# NCERT Solutions For Class 9 Mathematics | Linear Equations In Two Variables | Chapter 4 Exercise 4.3

1. Draw the graph of each of the following linear equations in two variables:

i) x + y = 4

ii) x – y = 2

iii) y = 3x

iv) 3 = 2x + y

Answer:

Given equation is x + y = 4

We need to find the two points.

When x = 0, y = 4

When y= 4, x = 4 – y = 4 – 4 = 0

Therefore, two points are (0, 4) and (4, 0).

Given equation is x – y =2

When x = 2, 2 – y = 2 then y= 0

When x = 0, 0 – y = 2 then y = -2

Therefore, two points are (2, 0) and (0,-2).

Given equation is y = 3x

When x =1, y = 3

When x = -1, y = -3

Therefore, the two points are (1, 3) and (-1,-3).

Given equation is 3 = 2x + y

When x = 0, 3 = 2×0 + y then y =3

When y = 0, 3 = 2x + 0 then x =3/2.

Therefore, the two points are (0, 3) and (3/2, 0).

2. Give the equations of two lines passing through (2, 14).

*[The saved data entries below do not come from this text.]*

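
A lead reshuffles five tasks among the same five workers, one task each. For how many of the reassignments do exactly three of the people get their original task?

10

Choose which 3 of the 5 are fixed: C(5,3) = 10.
The remaining 2 must be deranged: !2 = 1.
Total: 10 × 1 = 10.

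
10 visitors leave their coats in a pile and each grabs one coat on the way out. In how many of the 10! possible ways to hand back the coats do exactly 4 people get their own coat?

55650

Pick the 4 fixed positions: C(10,4) = 210 ways.
The remaining 6 must be deranged: !6 = 265.
Total: 210 × 265 = 55650.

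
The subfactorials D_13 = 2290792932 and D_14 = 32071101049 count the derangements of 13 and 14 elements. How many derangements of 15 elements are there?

481066515734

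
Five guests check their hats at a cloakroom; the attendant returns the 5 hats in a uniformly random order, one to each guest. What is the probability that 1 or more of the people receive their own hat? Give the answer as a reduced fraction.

Favorable outcomes: Σ_{i≥1} C(5,i)·!(5-i) = 5·9 + 10·2 + 10·1 + 5·0 + 1·1 = 76.
Total outcomes: 5! = 120.
Probability = 76/120 = 19/30.

19/30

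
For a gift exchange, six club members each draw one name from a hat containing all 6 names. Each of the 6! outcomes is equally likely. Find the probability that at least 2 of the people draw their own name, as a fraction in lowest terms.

191/720

Favorable outcomes: Σ_{i≥2} C(6,i)·!(6-i) = 15·9 + 20·2 + 15·1 + 6·0 + 1·1 = 191.
Total outcomes: 6! = 720.
Probability = 191/720 = 191/720.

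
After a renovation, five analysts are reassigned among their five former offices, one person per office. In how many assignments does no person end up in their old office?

44

Recurrence: !5 = 4·(!4 + !3).
!5 = 4·(9 + 2) = 4·11 = 44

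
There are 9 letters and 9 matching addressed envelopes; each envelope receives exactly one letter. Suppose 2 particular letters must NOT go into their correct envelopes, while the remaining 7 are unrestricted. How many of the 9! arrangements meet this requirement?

287280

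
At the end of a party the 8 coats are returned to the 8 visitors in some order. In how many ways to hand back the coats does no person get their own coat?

14833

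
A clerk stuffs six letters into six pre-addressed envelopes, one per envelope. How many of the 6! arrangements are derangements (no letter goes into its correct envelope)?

265

By inclusion-exclusion, !6 = Σ (-1)^k · 6!/k! for k=0..6
= 6! - 6!/1! + 6!/2! - 6!/3! + 6!/4! - 6!/5! + 6!/6!
= 720 - 720 + 360 - 120 + 30 - 6 + 1
= 265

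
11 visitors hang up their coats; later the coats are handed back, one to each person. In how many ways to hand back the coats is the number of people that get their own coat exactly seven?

Choose which 7 of the 11 are fixed: C(11,7) = 330.
The remaining 4 must be deranged: !4 = 9.
Total: 330 × 9 = 2970.

2970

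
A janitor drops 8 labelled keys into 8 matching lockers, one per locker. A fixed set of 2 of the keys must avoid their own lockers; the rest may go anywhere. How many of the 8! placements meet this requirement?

30960

Inclusion-exclusion on the 2 forbidden self-matches:
Σ_{j=0}^{2} (-1)^j C(2,j)(8-j)!
= C(2,0)·8! - C(2,1)·7! + C(2,2)·6!
= 40320 - 10080 + 720
= 30960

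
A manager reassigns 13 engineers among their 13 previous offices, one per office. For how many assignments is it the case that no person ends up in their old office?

The number of derangements of 13 is !13 = Σ_{k=0}^{13} (-1)^k·13!/k!
= 13! - 13!/1! + 13!/2! - 13!/3! + 13!/4! - 13!/5! + 13!/6! - 13!/7! + 13!/8! - 13!/9! + 13!/10! - 13!/11! + 13!/12! - 13!/13!
= 6227020800 - 6227020800 + 3113510400 - 1037836800 + 259459200 - 51891840 + 8648640 - 1235520 + 154440 - 17160 + 1716 - 156 + 13 - 1
= 2290792932

2290792932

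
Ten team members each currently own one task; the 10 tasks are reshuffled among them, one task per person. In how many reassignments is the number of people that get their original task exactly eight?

45

Choose which 8 of the 10 are fixed: C(10,8) = 45.
The remaining 2 must be deranged: !2 = 1.
Total: 45 × 1 = 45.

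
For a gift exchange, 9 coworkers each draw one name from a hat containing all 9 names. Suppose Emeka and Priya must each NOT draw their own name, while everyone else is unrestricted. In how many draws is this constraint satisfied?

Inclusion-exclusion on the 2 forbidden self-matches:
Σ_{j=0}^{2} (-1)^j C(2,j)(9-j)!
= C(2,0)·9! - C(2,1)·8! + C(2,2)·7!
= 362880 - 80640 + 5040
= 287280

287280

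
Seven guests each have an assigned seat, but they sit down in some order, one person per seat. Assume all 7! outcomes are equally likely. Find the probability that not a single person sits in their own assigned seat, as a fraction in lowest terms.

103/280

Favorable outcomes: !7 = 1854.
Total outcomes: 7! = 5040.
Probability = 1854/5040 = 103/280.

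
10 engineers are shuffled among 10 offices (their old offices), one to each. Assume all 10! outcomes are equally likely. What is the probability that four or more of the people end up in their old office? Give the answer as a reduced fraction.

34457/1814400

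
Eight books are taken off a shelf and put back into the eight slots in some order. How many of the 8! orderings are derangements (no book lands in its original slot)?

!8 = 8! · Σ_{k=0}^{8} (-1)^k/k!
= 8! - 8!/1! + 8!/2! - 8!/3! + 8!/4! - 8!/5! + 8!/6! - 8!/7! + 8!/8!
= 40320 - 40320 + 20160 - 6720 + 1680 - 336 + 56 - 8 + 1
= 14833

14833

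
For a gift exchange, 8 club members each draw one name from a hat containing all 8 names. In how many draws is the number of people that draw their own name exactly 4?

Pick the 4 fixed positions: C(8,4) = 70 ways.
The other 4 form a derangement: !4 = 9.
Total: 70 × 9 = 630.

630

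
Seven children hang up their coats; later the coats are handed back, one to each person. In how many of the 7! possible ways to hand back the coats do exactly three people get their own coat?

315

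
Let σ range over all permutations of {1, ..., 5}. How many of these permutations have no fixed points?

44

The number of derangements of 5 is !5 = Σ_{k=0}^{5} (-1)^k·5!/k!
= 5! - 5!/1! + 5!/2! - 5!/3! + 5!/4! - 5!/5!
= 120 - 120 + 60 - 20 + 5 - 1
= 44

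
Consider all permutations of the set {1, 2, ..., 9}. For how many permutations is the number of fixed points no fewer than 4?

# with exactly i fixed is C(9,i)·!(9-i); sum over i=4..9:
  i=4: C(9,4)·!5 = 126·44 = 5544
  i=5: C(9,5)·!4 = 126·9 = 1134
  i=6: C(9,6)·!3 = 84·2 = 168
  i=7: C(9,7)·!2 = 36·1 = 36
  i=8: C(9,8)·!1 = 9·0 = 0
  i=9: C(9,9)·!0 = 1·1 = 1
Total = 6883.

6883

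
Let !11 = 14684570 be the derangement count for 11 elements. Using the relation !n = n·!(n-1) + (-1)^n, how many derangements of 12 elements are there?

176214841

!12 = 12·14684570 + 1 = 176214841.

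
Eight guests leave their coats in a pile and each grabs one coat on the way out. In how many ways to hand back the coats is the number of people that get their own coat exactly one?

Pick the single fixed position: C(8,1) = 8 ways.
The remaining 7 must be deranged: !7 = 1854.
Total: 8 × 1854 = 14832.

14832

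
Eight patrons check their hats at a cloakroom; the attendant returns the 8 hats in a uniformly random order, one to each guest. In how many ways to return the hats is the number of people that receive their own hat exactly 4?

Choose which 4 of the 8 are fixed: C(8,4) = 70.
The remaining 4 must be deranged: !4 = 9.
Total: 70 × 9 = 630.

630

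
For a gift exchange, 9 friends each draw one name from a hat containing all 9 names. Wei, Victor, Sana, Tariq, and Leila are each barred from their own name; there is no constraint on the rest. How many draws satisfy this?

205056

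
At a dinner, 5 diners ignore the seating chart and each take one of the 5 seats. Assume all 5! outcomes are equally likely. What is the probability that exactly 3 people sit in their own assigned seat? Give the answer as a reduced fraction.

1/12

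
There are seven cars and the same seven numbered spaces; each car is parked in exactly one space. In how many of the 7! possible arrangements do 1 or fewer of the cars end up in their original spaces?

Sum C(7,i)·!(7-i) for i = 0..1:
  i=0: C(7,0)·!7 = 1·1854 = 1854
  i=1: C(7,1)·!6 = 7·265 = 1855
Total = 3709.

3709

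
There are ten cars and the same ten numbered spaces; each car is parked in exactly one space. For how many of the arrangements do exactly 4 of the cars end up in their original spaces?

55650

Pick the 4 fixed positions: C(10,4) = 210 ways.
The other 6 form a derangement: !6 = 265.
Total: 210 × 265 = 55650.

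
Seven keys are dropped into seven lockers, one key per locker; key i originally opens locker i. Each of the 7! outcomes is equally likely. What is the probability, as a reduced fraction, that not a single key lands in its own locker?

103/280

Favorable outcomes: !7 = 1854.
Total outcomes: 7! = 5040.
Probability = 1854/5040 = 103/280.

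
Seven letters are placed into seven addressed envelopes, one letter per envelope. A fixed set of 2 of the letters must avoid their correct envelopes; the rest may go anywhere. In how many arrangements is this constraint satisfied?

Let A_j be the event that the j-th constrained one is fixed. By inclusion-exclusion over the 2 events:
Σ_{j=0}^{2} (-1)^j C(2,j)(7-j)!
= C(2,0)·7! - C(2,1)·6! + C(2,2)·5!
= 5040 - 1440 + 120
= 3720

3720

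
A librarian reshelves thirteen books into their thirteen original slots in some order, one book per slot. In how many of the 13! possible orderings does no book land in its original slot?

2290792932

The subfactorial !13 = [13!/e] (nearest integer).
13! = 6227020800, and 6227020800/e ≈ 2290792932.07, so !13 = 2290792932.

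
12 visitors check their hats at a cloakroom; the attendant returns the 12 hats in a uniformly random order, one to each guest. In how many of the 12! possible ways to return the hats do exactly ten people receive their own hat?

Pick the 10 fixed positions: C(12,10) = 66 ways.
The other 2 form a derangement: !2 = 1.
Total: 66 × 1 = 66.

66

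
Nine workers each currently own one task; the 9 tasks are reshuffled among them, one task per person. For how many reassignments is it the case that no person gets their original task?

133496

By inclusion-exclusion, !9 = Σ (-1)^k · 9!/k! for k=0..9
= 9! - 9!/1! + 9!/2! - 9!/3! + 9!/4! - 9!/5! + 9!/6! - 9!/7! + 9!/8! - 9!/9!
= 362880 - 362880 + 181440 - 60480 + 15120 - 3024 + 504 - 72 + 9 - 1
= 133496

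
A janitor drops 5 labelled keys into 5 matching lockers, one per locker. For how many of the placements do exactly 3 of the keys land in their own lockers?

Pick the 3 fixed positions: C(5,3) = 10 ways.
The remaining 2 must be deranged: !2 = 1.
Total: 10 × 1 = 10.

10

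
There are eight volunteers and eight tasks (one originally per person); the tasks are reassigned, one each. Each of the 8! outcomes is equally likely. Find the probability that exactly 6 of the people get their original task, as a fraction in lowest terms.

Favorable outcomes: C(8,6)·!2 = 28·1 = 28.
Total outcomes: 8! = 40320.
Probability = 28/40320 = 1/1440.

1/1440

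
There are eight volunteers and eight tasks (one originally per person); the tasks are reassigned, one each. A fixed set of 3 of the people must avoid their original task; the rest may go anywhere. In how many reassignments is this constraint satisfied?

27240

Inclusion-exclusion on the 3 forbidden self-matches:
Σ_{j=0}^{3} (-1)^j C(3,j)(8-j)!
= C(3,0)·8! - C(3,1)·7! + C(3,2)·6! - C(3,3)·5!
= 40320 - 15120 + 2160 - 120
= 27240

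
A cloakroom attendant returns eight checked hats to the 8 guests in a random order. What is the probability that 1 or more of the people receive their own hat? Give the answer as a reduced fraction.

Favorable outcomes: Σ_{i≥1} C(8,i)·!(8-i) = 8·1854 + 28·265 + 56·44 + 70·9 + 56·2 + 28·1 + 8·0 + 1·1 = 25487.
Total outcomes: 8! = 40320.
Probability = 25487/40320 = 3641/5760.

3641/5760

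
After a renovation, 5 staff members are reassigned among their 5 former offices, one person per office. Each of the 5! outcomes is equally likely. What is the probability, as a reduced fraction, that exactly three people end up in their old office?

1/12

Favorable outcomes: C(5,3)·!2 = 10·1 = 10.
Total outcomes: 5! = 120.
Probability = 10/120 = 1/12.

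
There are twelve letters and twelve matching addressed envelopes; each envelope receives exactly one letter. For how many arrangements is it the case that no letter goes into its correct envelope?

The number of derangements of 12 is !12 = Σ_{k=0}^{12} (-1)^k·12!/k!
= 12! - 12!/1! + 12!/2! - 12!/3! + 12!/4! - 12!/5! + 12!/6! - 12!/7! + 12!/8! - 12!/9! + 12!/10! - 12!/11! + 12!/12!
= 479001600 - 479001600 + 239500800 - 79833600 + 19958400 - 3991680 + 665280 - 95040 + 11880 - 1320 + 132 - 12 + 1
= 176214841

176214841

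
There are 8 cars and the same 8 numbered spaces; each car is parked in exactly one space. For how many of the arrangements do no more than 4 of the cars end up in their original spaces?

40179

# with exactly i fixed is C(8,i)·!(8-i); sum over i=0..4:
  i=0: C(8,0)·!8 = 1·14833 = 14833
  i=1: C(8,1)·!7 = 8·1854 = 14832
  i=2: C(8,2)·!6 = 28·265 = 7420
  i=3: C(8,3)·!5 = 56·44 = 2464
  i=4: C(8,4)·!4 = 70·9 = 630
Total = 40179.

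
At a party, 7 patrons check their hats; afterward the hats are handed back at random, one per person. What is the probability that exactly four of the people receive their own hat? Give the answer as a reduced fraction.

1/72

Favorable outcomes: C(7,4)·!3 = 35·2 = 70.
Total outcomes: 7! = 5040.
Probability = 70/5040 = 1/72.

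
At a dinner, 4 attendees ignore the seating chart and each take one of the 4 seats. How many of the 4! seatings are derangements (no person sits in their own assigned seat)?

9

The subfactorial !4 = [4!/e] (nearest integer).
4! = 24, and 24/e ≈ 8.83, so !4 = 9.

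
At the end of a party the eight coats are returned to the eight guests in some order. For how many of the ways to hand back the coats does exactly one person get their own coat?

14832

Choose which one of the 8 is fixed: C(8,1) = 8.
The other 7 form a derangement: !7 = 1854.
Total: 8 × 1854 = 14832.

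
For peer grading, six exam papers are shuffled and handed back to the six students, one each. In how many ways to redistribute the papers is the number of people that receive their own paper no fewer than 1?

455

Sum C(6,i)·!(6-i) for i = 1..6:
  i=1: C(6,1)·!5 = 6·44 = 264
  i=2: C(6,2)·!4 = 15·9 = 135
  i=3: C(6,3)·!3 = 20·2 = 40
  i=4: C(6,4)·!2 = 15·1 = 15
  i=5: C(6,5)·!1 = 6·0 = 0
  i=6: C(6,6)·!0 = 1·1 = 1
Total = 455.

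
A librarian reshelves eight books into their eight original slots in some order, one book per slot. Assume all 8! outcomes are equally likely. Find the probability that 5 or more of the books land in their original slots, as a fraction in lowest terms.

47/13440

Favorable outcomes: Σ_{i≥5} C(8,i)·!(8-i) = 56·2 + 28·1 + 8·0 + 1·1 = 141.
Total outcomes: 8! = 40320.
Probability = 141/40320 = 47/13440.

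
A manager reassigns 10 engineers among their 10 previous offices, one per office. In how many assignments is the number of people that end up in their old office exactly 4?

55650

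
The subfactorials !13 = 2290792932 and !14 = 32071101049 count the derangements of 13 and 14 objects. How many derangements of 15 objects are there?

481066515734

!15 = (15-1)·(!14 + !13) = 14·(32071101049 + 2290792932) = 14·34361893981 = 481066515734.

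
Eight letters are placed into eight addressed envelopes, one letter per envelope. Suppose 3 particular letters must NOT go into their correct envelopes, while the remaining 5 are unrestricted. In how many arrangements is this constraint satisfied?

27240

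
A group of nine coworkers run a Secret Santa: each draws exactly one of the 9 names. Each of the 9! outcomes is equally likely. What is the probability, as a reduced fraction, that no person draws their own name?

16687/45360

Favorable outcomes: !9 = 133496.
Total outcomes: 9! = 362880.
Probability = 133496/362880 = 16687/45360.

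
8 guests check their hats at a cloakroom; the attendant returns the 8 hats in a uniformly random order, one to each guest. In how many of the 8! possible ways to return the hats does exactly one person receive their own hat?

Pick the single fixed position: C(8,1) = 8 ways.
The remaining 7 must be deranged: !7 = 1854.
Total: 8 × 1854 = 14832.

14832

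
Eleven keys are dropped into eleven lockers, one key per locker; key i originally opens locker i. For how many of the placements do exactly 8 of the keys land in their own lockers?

Pick the 8 fixed positions: C(11,8) = 165 ways.
The remaining 3 must be deranged: !3 = 2.
Total: 165 × 2 = 330.

330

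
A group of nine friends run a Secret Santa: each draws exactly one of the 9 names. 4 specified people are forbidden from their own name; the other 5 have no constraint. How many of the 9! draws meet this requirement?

Let A_j be the event that the j-th constrained one is fixed. By inclusion-exclusion over the 4 events:
Σ_{j=0}^{4} (-1)^j C(4,j)(9-j)!
= C(4,0)·9! - C(4,1)·8! + C(4,2)·7! - C(4,3)·6! + C(4,4)·5!
= 362880 - 161280 + 30240 - 2880 + 120
= 229080

229080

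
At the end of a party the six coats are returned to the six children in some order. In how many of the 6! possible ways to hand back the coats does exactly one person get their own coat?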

How many more such lines are there and why?

Answer:

When x= 2 and y= 14, one equation is x + y = 2 + 14 = 16

Another equation is y = 7x or 7x – y = 0

Therefore, 7x – y = 0 and x + y = 16 are the two equations of two lines passing through (2, 14).

Infinitely many such lines are there, because through a point infinitely many lines can be drawn.

3. If the point (3, 4) lies on the graph of the equation 3y = ax + 7, find the value of a?

Answer:

Given 3y = ax + 7

If the point (3, 4) lies on the graph of the equation 3y = ax +7,

we can take x =3 and y = 4.

Then, 3 (4) = a (3) +7

12 = 3a + 7

3a = 12 – 7= 5

a = 5/3.

4. The taxi fare in a city is as follows: For the first kilometre, the fare is Rs 8 and for the subsequent distance it is Rs 5 per km. Taking the distance covered as x km and total fare as Rs y, write a linear equation for this information, and draw its graph.

Answer:

Take the distance covered = x km and total fare = Rs y.

Fare for the first kilometer = Rs 8

Fare for the subsequent distance = Rs 5

Fare for the rest of the distance = Rs (x-1) 5

The linear equation for this information is given by,

y = 8 + (x -1)5

y = 8 + 5x – 5

y = 3 + 5x

5x – y +3 =0

When x = 0, y = 3

When x = 1, y = 3 + 5 x 1 = 8

Therefore, the two points are (0, 3) and (1, 8).